When I listen to music I love the repeat button. I especially love the “repeat 1” button. I love to hear the same song over and over again. It drives most people crazy. After a while, admittedly about 5 times, it even starts to drive me crazy. I want something new. I need something new. It is hard to deactivate the repeat button and stop the same song from playing again and again. Actually it isn’t hard, we just think it is hard but actually it just takes a click of action, and then some searching to find a new song to play.
For many of us we just hit the repeat button in our work. It seems safe, easy and effortless but too much repeat with the wrong things leads to rapid decline. You’ve seen a lot of examples of businesses that have gone out of business because they didn’t change, they just repeated. For many of us, we do the same things year after year. We run the same program again, the same event, use the same strategy or system. It becomes less engaging, less challenging, less rewarding, and the returns and results diminish. Before we know it what we are doing becomes obsolete because someone else stopped hitting the repeat button and what we offer is no longer needed.

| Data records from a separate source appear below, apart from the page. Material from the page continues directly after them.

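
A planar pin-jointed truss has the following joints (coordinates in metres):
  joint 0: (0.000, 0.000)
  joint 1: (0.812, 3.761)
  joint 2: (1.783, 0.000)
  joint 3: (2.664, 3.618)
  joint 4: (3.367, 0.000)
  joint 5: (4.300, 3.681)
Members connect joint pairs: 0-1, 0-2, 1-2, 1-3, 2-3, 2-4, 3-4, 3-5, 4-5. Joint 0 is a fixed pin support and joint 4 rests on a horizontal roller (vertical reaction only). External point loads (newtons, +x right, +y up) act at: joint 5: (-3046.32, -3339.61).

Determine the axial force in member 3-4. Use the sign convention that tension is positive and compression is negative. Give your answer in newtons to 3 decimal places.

2362.836

N=6 nodes, M=9 members, R=3 reactions → 2N=12, M+R=12
member 0 (0-1): L=3.8477, (cx,cy)=(0.2110,0.9775)
member 1 (0-2): L=1.7830, (cx,cy)=(1.0000,0.0000)
member 2 (1-2): L=3.8843, (cx,cy)=(0.2500,-0.9683)
member 3 (1-3): L=1.8575, (cx,cy)=(0.9970,-0.0770)
member 4 (2-3): L=3.7237, (cx,cy)=(0.2366,0.9716)
member 5 (2-4): L=1.5840, (cx,cy)=(1.0000,0.0000)
member 6 (3-4): L=3.6857, (cx,cy)=(0.1907,-0.9816)
member 7 (3-5): L=1.6372, (cx,cy)=(0.9993,0.0385)
member 8 (4-5): L=3.7974, (cx,cy)=(0.2457,0.9693)
solve A·x = −loads:
  F[0-1] = -2460.4174 N (compression)
  F[0-2] = -2527.0796 N (compression)
  F[1-2] = +2576.6353 N (tension)
  F[1-3] = -1166.8085 N (compression)
  F[2-3] = -2567.7300 N (compression)
  F[2-4] = -1275.4714 N (compression)
  F[3-4] = +2362.8355 N (tension)
  F[3-5] = -2223.1799 N (compression)
  F[4-5] = -3356.9618 N (compression)
  Rx@0 = +3046.3200 N
  Ry@0 = +2405.0038 N
  Ry@4 = +934.6062 N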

In thinking about this Repeat button metaphor, let’s use the example of people that create products that deliver our music to us. They didn’t repeat how it is delivered. They produced an Ipod, or Grooveshark instead of the same CD player again. Lucky for us though, they still kept the Repeat button in the new devices and software because it is good to listen to the same song a few times in a row now and then. The music deliverers repeated that Repeat button feature/benefit but did not repeat the way the music is delivered…that is now different and better. It saves money and is far more effective to have digital music files on your computer or IPod instead of a stack of cassettes. Some things are worth repeating (like the Repeat button with music players), others aren’t (like producing cassette players). This year check yourself before you wreck yourself. Are you hitting repeat again or doing something better and new that saves time and money? What are you hitting repeat on that you should reconsider?